Once Matt showed me how easy this is, I instantly got an idea, Lustre, it's another distributed problem. In this case I didn't care about logs I cared about time series data, and I had two goals to solve.
- What is our filesystem performance over time, in both bandwidth and open/close opps.
- Find the users who open 999999 files/s in a single code.
All the config files used at the time of writing this are available on Github.
First some pictures:
So how did I easily get these data? Enter Logstash and the exec {} input. Because lustre stores all its summary stats in directories like /proc/fs/lustre/[mdt|obdfilter]/
json-stats.wrapper.py
./json-stats-wrapper.py /proc/fs/lustre/mdt/scratch-MDT0000/md_stats | python -mjson.toolLogstash if told that the input data is json, will now treat this as an event. In general the logstash-lustre.conf and logstash-lustre-mds.conf configs parse each event, including the path to the stats and grabs each counter and builds a metric form it.
{
"close": "241694077",
"crossdir_rename": "300771",
"getattr": "439797690",
"getxattr": "3393359",
"link": "117530",
"mkdir": "1332774",
"mknod": "1209",
"open": "789470206",
"rename": "522526",
"rmdir": "1289414",
"samedir_rename": "221755",
"setattr": "12991707",
"setxattr": "118798",
"snapshot_time": "1414810134.237384",
"source": "/proc/fs/lustre/mdt/scratch-MDT0000/md_stats",
"statfs": "799026",
"sync": "43951",
"unlink": "25767242"
}
One wants to be smart about your groupings. Lucky for us the Lustre devs did things in a very logical way, and it almost falls in our laps. You will use these groups/wildcards with graphite to quickly make lots of plots for the same metric over all OST's, MDT's, or clients, etc.
lustre.. . .
Eg: lustre.scratch.MDT.0000.open
Eg:lustre.scratch.OST.*.10-255-1-100.read_bytes
I don't calculate any rates in logstash. I chose to store the raw counter value from the stats files. Graphite has built in lots of nice functions that let you calculate your rates like nonNegativeDerivative() which deals with counters that roll over such as reboot. So keep your data quite raw.

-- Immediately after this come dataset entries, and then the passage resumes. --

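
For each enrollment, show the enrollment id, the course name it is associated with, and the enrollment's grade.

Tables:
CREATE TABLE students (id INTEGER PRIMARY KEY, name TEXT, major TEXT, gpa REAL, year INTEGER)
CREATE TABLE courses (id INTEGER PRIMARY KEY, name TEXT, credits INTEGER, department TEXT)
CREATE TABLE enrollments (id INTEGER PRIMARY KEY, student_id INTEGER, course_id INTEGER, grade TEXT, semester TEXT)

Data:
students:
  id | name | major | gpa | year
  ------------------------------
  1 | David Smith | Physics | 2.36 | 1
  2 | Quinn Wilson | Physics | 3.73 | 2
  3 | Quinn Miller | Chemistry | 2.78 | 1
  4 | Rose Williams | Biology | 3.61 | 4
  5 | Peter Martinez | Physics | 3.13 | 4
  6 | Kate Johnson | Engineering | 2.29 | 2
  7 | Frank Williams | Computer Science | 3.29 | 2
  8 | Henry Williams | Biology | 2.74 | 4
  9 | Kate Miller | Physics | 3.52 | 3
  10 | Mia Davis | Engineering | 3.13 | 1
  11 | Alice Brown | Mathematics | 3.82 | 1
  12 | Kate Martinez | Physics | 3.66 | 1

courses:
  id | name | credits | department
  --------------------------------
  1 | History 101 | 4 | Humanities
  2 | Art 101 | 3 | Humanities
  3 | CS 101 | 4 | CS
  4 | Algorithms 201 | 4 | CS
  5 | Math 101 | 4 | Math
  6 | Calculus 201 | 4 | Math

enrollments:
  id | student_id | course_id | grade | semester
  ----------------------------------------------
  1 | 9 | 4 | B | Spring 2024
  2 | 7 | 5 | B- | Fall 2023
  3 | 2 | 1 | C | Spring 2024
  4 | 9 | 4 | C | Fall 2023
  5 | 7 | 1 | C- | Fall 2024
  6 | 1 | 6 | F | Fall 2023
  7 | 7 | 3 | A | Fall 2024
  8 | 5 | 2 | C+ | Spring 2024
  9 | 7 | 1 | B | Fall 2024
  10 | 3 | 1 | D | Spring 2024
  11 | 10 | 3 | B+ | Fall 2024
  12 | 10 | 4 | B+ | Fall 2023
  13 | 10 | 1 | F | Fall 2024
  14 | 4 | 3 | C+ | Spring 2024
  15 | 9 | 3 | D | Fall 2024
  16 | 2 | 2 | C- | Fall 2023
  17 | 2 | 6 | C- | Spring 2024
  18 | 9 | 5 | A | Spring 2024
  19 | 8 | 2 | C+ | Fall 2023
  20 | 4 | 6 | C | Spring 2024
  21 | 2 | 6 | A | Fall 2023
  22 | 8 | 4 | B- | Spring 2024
SELECT c.id, p.name AS course, c.grade FROM enrollments c JOIN courses p ON c.course_id = p.id

Execution result:
id | course | grade
1 | Algorithms 201 | B
2 | Math 101 | B-
3 | History 101 | C
4 | Algorithms 201 | C
5 | History 101 | C-
6 | Calculus 201 | F
7 | CS 101 | A
8 | Art 101 | C+
9 | History 101 | B
10 | History 101 | D
11 | CS 101 | B+
12 | Algorithms 201 | B+
13 | History 101 | F
14 | CS 101 | C+
15 | CS 101 | D
16 | Art 101 | C-
17 | Calculus 201 | C-
18 | Math 101 | A
19 | Art 101 | C+
20 | Calculus 201 | C
21 | Calculus 201 | A
22 | Algorithms 201 | B-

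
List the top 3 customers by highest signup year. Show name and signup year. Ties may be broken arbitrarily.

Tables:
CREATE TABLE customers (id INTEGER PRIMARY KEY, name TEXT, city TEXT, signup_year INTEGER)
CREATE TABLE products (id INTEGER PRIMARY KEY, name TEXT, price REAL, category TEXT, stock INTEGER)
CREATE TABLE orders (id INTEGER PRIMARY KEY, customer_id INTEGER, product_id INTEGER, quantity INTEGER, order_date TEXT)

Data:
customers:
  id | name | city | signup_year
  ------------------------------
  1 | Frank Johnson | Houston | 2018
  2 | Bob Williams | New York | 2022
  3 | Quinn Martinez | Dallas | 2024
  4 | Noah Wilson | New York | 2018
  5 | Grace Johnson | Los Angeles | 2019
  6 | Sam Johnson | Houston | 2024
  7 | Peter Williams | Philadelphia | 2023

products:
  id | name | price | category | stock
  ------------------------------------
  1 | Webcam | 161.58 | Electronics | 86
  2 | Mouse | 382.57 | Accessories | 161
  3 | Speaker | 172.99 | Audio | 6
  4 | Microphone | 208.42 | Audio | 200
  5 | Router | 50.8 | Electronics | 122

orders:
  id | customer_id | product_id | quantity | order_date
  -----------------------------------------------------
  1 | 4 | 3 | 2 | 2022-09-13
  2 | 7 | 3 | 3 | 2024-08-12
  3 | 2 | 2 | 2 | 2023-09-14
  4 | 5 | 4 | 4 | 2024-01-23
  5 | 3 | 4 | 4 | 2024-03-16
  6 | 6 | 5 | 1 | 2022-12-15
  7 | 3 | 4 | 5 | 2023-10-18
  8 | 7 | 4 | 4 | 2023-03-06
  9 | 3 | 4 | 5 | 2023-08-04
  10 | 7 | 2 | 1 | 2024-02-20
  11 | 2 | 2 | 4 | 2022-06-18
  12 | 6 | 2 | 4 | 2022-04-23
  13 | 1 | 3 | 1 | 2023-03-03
SELECT name, signup_year FROM customers ORDER BY signup_year DESC LIMIT 3

Execution result:
name | signup_year
Quinn Martinez | 2024
Sam Johnson | 2024
Peter Williams | 2023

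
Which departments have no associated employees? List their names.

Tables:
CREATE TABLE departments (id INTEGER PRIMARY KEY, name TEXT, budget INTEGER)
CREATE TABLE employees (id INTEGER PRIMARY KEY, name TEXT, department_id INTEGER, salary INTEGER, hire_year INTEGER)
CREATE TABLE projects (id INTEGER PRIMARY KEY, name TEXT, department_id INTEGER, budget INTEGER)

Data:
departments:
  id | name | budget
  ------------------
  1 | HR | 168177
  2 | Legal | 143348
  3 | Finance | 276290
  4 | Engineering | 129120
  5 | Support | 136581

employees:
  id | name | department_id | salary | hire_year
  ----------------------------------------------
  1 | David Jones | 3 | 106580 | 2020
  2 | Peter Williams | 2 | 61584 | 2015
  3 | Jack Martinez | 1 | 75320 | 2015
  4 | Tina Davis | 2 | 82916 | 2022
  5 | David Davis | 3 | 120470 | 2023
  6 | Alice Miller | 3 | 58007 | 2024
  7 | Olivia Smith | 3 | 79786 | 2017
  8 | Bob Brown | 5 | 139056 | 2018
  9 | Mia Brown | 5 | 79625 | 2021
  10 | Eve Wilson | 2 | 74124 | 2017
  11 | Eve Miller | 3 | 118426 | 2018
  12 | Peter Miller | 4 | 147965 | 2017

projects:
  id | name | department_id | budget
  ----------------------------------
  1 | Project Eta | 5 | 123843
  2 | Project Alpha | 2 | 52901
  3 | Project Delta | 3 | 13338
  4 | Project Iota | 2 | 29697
SELECT p.name FROM departments p LEFT JOIN employees c ON c.department_id = p.id WHERE c.id IS NULL

Execution result:
(no rows)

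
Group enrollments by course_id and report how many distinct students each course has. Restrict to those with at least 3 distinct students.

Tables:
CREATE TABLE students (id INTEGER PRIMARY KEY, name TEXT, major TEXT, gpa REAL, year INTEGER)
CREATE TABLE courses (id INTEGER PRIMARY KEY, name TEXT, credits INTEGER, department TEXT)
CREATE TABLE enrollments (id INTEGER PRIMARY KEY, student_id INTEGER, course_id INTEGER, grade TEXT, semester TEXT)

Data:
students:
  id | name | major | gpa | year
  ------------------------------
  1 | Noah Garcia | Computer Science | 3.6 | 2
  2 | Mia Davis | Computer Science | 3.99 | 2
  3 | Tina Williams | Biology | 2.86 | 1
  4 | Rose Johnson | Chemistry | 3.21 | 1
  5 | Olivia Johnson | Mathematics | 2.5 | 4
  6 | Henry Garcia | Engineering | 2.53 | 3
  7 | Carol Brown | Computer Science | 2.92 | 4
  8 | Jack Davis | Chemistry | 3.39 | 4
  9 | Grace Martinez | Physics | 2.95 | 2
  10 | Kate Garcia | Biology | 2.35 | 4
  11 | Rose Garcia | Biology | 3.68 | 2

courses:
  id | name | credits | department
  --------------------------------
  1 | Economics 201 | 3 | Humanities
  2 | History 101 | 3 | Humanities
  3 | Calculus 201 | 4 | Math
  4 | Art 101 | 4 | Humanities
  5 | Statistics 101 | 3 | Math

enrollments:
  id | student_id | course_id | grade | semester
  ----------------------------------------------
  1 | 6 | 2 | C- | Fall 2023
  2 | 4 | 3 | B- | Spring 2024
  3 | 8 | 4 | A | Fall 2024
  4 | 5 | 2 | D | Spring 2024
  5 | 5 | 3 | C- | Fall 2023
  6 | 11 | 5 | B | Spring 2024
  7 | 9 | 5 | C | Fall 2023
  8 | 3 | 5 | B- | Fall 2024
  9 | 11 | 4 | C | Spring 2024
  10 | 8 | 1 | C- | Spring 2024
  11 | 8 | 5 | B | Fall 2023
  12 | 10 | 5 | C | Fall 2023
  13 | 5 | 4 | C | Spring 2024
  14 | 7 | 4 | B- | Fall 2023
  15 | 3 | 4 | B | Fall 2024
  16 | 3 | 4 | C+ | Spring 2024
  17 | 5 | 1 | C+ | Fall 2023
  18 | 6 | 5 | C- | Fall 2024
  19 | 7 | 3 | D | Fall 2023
SELECT course_id, COUNT(DISTINCT student_id) AS distinct_student_count FROM enrollments GROUP BY course_id HAVING COUNT(DISTINCT student_id) >= 3

Execution result:
course_id | distinct_student_count
3 | 3
4 | 5
5 | 6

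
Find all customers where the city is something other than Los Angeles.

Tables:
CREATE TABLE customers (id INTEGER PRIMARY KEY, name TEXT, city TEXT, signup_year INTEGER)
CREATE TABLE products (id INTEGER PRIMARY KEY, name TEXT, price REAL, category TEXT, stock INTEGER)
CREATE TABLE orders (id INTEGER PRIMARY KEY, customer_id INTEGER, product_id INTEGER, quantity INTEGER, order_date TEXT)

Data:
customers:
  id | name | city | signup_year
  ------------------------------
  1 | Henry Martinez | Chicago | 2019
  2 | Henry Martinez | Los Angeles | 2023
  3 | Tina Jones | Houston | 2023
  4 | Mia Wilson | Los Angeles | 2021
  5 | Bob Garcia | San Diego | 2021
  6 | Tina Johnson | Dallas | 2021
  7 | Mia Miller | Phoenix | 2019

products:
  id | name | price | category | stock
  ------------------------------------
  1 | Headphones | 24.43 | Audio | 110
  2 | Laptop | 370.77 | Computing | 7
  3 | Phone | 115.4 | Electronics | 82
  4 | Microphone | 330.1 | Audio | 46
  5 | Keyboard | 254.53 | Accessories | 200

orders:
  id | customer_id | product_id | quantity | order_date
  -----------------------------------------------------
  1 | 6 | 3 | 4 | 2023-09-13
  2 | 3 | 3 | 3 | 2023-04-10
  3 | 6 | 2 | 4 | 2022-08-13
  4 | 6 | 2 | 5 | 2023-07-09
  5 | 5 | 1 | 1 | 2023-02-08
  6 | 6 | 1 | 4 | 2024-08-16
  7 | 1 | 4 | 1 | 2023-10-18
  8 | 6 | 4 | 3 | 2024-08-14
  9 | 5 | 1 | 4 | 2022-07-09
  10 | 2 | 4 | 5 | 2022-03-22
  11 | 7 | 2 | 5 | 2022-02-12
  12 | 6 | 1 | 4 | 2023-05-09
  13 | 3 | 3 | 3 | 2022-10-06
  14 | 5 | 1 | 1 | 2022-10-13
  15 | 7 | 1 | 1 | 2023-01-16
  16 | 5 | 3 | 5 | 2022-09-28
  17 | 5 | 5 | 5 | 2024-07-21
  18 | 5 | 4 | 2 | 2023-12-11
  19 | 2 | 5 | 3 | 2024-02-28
SELECT name, city FROM customers WHERE city <> 'Los Angeles'

Execution result:
name | city
Henry Martinez | Chicago
Tina Jones | Houston
Bob Garcia | San Diego
Tina Johnson | Dallas
Mia Miller | Phoenix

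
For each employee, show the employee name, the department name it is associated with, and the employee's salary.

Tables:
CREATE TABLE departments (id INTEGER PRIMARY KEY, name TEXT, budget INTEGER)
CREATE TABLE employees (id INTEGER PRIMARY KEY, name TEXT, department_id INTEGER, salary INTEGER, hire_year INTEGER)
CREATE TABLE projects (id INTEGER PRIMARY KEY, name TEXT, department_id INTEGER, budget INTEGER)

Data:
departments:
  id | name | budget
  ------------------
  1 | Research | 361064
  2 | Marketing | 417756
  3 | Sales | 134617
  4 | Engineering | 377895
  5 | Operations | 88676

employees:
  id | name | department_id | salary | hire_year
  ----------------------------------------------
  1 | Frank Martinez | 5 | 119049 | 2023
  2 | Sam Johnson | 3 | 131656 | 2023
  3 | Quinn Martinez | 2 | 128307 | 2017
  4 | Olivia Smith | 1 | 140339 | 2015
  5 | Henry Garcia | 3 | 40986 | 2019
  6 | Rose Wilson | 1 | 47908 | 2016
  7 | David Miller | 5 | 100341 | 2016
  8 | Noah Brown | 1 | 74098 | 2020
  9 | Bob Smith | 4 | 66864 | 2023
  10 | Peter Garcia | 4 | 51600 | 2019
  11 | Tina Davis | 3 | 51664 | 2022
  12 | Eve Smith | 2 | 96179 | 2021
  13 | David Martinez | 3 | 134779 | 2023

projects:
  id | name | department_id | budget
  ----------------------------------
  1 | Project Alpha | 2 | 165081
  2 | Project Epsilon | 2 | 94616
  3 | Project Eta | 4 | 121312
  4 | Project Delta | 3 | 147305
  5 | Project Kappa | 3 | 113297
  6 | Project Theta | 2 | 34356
SELECT c.name, p.name AS department, c.salary FROM employees c JOIN departments p ON c.department_id = p.id

Execution result:
name | department | salary
Frank Martinez | Operations | 119049
Sam Johnson | Sales | 131656
Quinn Martinez | Marketing | 128307
Olivia Smith | Research | 140339
Henry Garcia | Sales | 40986
Rose Wilson | Research | 47908
David Miller | Operations | 100341
Noah Brown | Research | 74098
Bob Smith | Engineering | 66864
Peter Garcia | Engineering | 51600
Tina Davis | Sales | 51664
Eve Smith | Marketing | 96179
David Martinez | Sales | 134779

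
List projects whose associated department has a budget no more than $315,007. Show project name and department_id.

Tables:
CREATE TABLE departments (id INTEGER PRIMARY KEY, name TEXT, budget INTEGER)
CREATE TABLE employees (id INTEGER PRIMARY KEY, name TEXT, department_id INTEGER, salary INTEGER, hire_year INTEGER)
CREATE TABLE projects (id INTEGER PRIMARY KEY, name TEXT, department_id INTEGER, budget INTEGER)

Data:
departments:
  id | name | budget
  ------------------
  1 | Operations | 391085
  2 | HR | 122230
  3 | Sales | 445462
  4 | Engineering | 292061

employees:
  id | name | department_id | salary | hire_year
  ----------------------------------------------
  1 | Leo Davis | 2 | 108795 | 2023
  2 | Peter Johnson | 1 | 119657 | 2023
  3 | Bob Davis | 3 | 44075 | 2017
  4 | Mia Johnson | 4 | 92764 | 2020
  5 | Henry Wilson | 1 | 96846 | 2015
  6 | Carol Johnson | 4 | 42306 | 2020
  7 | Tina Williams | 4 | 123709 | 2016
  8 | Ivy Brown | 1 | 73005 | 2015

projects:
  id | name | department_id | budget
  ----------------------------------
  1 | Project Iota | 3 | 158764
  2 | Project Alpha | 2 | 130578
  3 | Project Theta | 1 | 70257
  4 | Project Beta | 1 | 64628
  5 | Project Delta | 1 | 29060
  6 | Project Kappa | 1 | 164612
SELECT name, department_id FROM projects WHERE department_id IN (SELECT id FROM departments WHERE budget <= 315007)

Execution result:
name | department_id
Project Alpha | 2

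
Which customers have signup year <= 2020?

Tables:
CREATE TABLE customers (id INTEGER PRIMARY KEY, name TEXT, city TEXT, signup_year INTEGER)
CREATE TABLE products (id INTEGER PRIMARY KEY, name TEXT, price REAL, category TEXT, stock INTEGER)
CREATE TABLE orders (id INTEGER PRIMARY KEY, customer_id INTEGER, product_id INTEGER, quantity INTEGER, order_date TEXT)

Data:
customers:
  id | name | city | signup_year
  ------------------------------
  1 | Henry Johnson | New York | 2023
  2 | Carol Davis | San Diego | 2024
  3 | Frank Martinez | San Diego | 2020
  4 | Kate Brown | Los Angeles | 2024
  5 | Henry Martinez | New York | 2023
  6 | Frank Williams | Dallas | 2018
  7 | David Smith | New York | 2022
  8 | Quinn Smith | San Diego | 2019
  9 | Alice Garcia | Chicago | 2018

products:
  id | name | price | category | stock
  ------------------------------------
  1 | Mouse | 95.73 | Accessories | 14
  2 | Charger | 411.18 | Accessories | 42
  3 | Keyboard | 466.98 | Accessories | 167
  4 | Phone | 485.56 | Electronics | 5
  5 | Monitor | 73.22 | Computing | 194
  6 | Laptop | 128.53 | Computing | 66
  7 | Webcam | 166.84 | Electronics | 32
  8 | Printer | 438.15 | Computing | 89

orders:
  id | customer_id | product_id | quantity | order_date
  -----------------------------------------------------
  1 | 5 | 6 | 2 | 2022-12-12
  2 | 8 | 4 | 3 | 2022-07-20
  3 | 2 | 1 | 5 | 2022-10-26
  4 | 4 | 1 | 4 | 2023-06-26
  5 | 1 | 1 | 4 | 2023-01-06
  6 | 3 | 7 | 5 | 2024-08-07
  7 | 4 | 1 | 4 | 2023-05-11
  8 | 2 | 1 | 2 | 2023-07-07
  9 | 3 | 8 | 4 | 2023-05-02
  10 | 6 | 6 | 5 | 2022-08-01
SELECT name, signup_year FROM customers WHERE signup_year <= 2020

Execution result:
name | signup_year
Frank Martinez | 2020
Frank Williams | 2018
Quinn Smith | 2019
Alice Garcia | 2018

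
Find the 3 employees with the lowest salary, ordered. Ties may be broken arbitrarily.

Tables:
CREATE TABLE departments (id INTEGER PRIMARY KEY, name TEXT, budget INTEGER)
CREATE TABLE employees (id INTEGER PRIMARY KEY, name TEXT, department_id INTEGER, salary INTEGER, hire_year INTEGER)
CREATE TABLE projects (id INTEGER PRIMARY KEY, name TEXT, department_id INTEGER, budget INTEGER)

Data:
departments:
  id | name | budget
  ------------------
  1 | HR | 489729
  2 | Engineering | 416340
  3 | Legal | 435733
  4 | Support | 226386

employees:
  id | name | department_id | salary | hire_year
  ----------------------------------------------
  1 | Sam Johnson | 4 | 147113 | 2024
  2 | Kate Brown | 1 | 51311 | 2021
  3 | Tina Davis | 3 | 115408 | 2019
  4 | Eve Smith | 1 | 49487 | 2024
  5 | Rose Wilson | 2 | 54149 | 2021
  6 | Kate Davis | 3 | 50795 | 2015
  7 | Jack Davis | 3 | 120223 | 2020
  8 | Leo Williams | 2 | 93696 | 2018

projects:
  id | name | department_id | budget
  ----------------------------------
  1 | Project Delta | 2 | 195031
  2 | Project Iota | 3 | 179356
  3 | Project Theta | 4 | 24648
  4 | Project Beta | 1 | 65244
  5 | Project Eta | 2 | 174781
SELECT name, salary FROM employees ORDER BY salary ASC LIMIT 3

Execution result:
name | salary
Eve Smith | 49487
Kate Davis | 50795
Kate Brown | 51311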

Be careful with the number of metrics and your Graphite storage schema. We keep our per OST/MDT data for a year (10s:7d,10m:30d,60m:180d,6h:1y) and per client stats for 30 days (2m:30d). In our case we have over 1000 clients, 30 OSTs 1 MDT and we store 16 metrics/MDT, 16 metrics/MDT/client, 18 metrics/OST, 4 metrics/OST/client. In call we store 53,300 metrics just for lustre. This is about 14GB of data right now, and because of the way Graphite works will not grow unless we add more metrics, or add more clients.
The more likely problem is you send metrics to fast for graphite, and the number of IO's your graphite server disk can provide won't be up to task. In our case we update OST/MDT summary stats every 10 seconds, and client OST/MDT stats every 2 minutes. This is being handled with single 7,200 RPM SATA drive with some tweaking.
Future work:
- Use logstash to alert us for slow_attr and LBUG events.
- Use the DDN SFA SNMP MIB to get raw SFA counters into Graphite
- Alert if an OST is set deactivate or in recovery/out of recovery.